Monday 19 February 2007

Celebrities ...

I have a problem with celebrity. To be more accurate I have a problem with a society obsessed with celebrity. Movie stars, TV stars and sports stars. The weekly magazines are full of them, their eating habits, their dress sense, their unguarded moments. Please! Who cares?

What's even more amazing is people who are now famous ( celebrity ) for being famous. Jade Goody has obviously imploded, in what must be the greatest example of TV irony ever, yet she made a million by appearing in a TV reality show. This is the example that kids want to follow. They want to be on TV, be famous and have their fifteen minutes. Witness the rush to "Media Studies".

We have our sense of worth totally skewed by some of the extraordinary money that some celebrities rake in each year. They are just doing a job like every other working person. They are no better or no worse and neither are their opinions, and yet we worship at their altar; hang on every word; bestow them with free gifts for their endorsement;they are our heroes.

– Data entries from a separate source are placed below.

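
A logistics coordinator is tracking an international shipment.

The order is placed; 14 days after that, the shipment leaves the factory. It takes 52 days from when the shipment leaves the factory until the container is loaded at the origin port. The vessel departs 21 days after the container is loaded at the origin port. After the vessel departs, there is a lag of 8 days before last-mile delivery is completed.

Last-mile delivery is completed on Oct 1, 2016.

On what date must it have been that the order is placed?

Jun 28, 2016

Last-mile delivery is completed: Oct 1, 2016.
The vessel departs: Oct 1, 2016 − 8 days = Sep 23, 2016.
The container is loaded at the origin port: Sep 23, 2016 − 21 days = Sep 2, 2016.
The shipment leaves the factory: Sep 2, 2016 − 52 days = Jul 12, 2016.
The order is placed: Jul 12, 2016 − 14 days = Jun 28, 2016.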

Wrong! If you want real heroes look for those people caring for disabled relatives 24 hours a day; NHS staff struggling to look after us with all the paperwork and pressure; teachers trying to educate when kids have no respect. Any chance they'll make the front of Hello or OK magazine? I think not.

Q: How many celebrities does it take to change a lightbulb?
A: 12 on the C list. One is voted off each week after combining the scores of the judging panel and the viewer phone vote, following a series of wacky challenges, until only one remains to be crowned King or Queen of the Socket, change the lightbulb and claim the money for charity, because that's what it's all about really, not the chance to boost a flagging career or the twenty-five grand appearance money.